Regardez l'auteur, vous connaissez sûrement

Si vous êtes de Charlevoix, Saguenay, Montmagny, L’Islet, Bellechasse, Beauce, Dorchester ou Frontenac et êtes intéressé par la généalogie de votre famille, c’est fatal, le nom de Éloi-Gérard Talbot apparaitra sur la couverture de la collection que vous trouverez à votre bibliothèque. Qui était cet homme ?

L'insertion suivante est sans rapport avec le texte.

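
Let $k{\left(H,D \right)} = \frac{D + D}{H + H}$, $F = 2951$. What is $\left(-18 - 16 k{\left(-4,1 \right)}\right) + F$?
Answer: $2937$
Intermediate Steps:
$k{\left(H,D \right)} = \frac{D}{H}$ ($k{\left(H,D \right)} = \frac{2 D}{2 H} = 2 D \frac{1}{2 H} = \frac{D}{H}$)
$\left(-18 - 16 k{\left(-4,1 \right)}\right) + F = \left(-18 - 16 \cdot 1 \frac{1}{-4}\right) + 2951 = \left(-18 - 16 \cdot 1 \left(- \frac{1}{4}\right)\right) + 2951 = \left(-18 - -4\right) + 2951 = \left(-18 + 4\right) + 2951 = -14 + 2951 = 2937$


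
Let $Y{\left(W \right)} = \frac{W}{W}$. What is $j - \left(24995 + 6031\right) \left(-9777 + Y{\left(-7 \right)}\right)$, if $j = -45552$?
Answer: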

Il vécut quand le papier était roi, au temps des plumes que l’on trempait dans l’encre, des fichiers, des classeurs et des dactylographes qui nécessitaient tout un cérémonial pour corriger la moindre erreur. L’histoire, avec raison, l’a retenu comme généalogiste, mais le Capitaine Éloi-Gérard Talbot, frère mariste, enseignant, milicien, tireur médaillé, conférencier recherché, était aussi généalogiste.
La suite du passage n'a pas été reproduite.